NEW YORK, Nov 12 (Reuters) - Fund manager Jonathan Ingram doesn't hew to the same rules that other stock pickers follow.
He doesn't build intricate spreadsheets that model company value. Or rely on price targets that tell him when to buy or sell. Or take meetings with company executives - that takes too long and can cloud your thinking, said Ingram, who co-manages (with two others) this year's top European stock fund by trying to profit on the emotional mistakes that other investors make.
So far this year, it's working.
The $765 million JP Morgan Intrepid European Select Fund is at the top of the 103 European stock funds tracked by Morningstar so far in 2013, the first year since 2007 that investors have sent money back to Europe.
Ingram credits his emphasis on "behavioral finance" - the art and science of understanding how human error can get in the way of investing.
Put more bluntly, he tries to anticipate the mistakes that other investors will make and then trades on them.
For example - those meet-and-greet sessions with company honchos? He leaves them for others because "any advantage one can gain by meeting with a company is more than outweighed by the emotional bond and imperfect decision making you create," Ingram said.
Even professional analysts display human foibles when they stick with the pack and discredit new information that runs contrary to what they already believe. That prompts Ingram to look for companies that have not received analysts' upgrades despite good news like a new contract or increasing revenues.
When analyzing a potential new purchase, he seeks three attributes: (1)a growth trigger like a new executive or a macro-economic trend(2) positive momentum - once a stock starts moving up, it usually keeps going in the same direction for a while, the behaviorist in him believes, and (3)signs that a company's management is not overconfident - often telegraphed when a firm buys back shares instead of expanding aggressively, or uses conservative accounting practices. These criteria led him to make big bets on companies in the British Isles this year.
All in all, it's a fast-moving strategy - Ingram said he may buy and sell a stock within a week.
The Intrepid Fund has a portfolio turnover rate of nearly 300 percent, well above the average rate of 92 percent among European funds, according to Standard & Poor's.
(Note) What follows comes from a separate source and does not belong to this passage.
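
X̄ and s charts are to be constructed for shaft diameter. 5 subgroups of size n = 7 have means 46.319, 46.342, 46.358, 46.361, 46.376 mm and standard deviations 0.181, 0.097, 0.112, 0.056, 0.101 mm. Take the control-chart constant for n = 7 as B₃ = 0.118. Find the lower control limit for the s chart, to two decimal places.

0.01

s̄ = (0.181 + 0.097 + 0.112 + 0.056 + 0.101) / 5 = 0.1094
LCL_s = B₃·s̄ = 0.118 × 0.1094 = 0.0129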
That could bestow higher-than-usual taxable gains on investors who own the fund outside of tax-advantaged retirement funds and should give them pause, said Todd Rosenbluth, director of mutual fund research at S&P Capital IQ.
"Somebody who is buying this and thinks it's a great core position should know this is not a buy-and-hold long-term approach."
The fund will hold anything from a behemoth like French oil and gas company Total SA to a small-cap such as English engineering firm Babcock International.
The Intrepid Fund returned 28.7 percent through Nov. 8, in a category with an average return of 18.7 percent. Over the last three years, the fund has returned an annualized 11.7 percent a year, above the industry average of 8.2 percent and putting it in the top 10 percent of its peers. For those returns, investors pay an annual fee of $1.25 per $100 invested, a level that Morningstar considers above average.
BET ON THE BRITISH ISLES
Lately Ingram has concentrated more of his assets into companies headquartered in the United Kingdom and Ireland that can take advantage of Europe's slowly improving economy. Overall, approximately 42 percent of his assets are invested in the British Isles, more than double the average of 19.7 percent among his peers.
His bets are scattered across cyclical industries. He began buying real estate firms, including English homebuilder Countrywide PLC after the British government launched a subsidy program that gives new home buyers attractive mortgage rates and lower down payments. Real estate prices have since jumped by their fastest rate in 11 years. Shares of Countrywide, which has a market value of $1.9 billion, are up 34 percent for the year to date.
"We don't see an end in sight in UK housing," Ingram said.
He's also been buying shares of Smurfit Kappa Group PLC , an Ireland-based company that manufactures paper and packaging material, as a way to benefit from the improving economy throughout the euro zone.
"This is very much a European play rather than a domestic one," he said.
Shares of Smurfit Kappa, which has a market value of $5.4 billion, are up 97 percent for the year and trade at a forward price-to-earnings ratio of 14.7, which is slightly below its peer average of 15.8, according to Thomson Reuters data.
Ingram also owns International Consolidated Airlines Group SA, the parent company of British Airways. The share price is already up 103 percent for the year to date, yet Ingram still likes it.
"We are seeing a return to the business travel market, and they are very much a beneficiary of that," he said.
He also looks to behavioral clues for signs that it is time to sell a company.
"People don't enjoy giving bad news, so we tend to give bad news in small chunks," Ingram said.
That means a downgrade, or a company lowering its estimates for expected earnings, is an Ingram "sell" sign: There's probably more bad news to follow.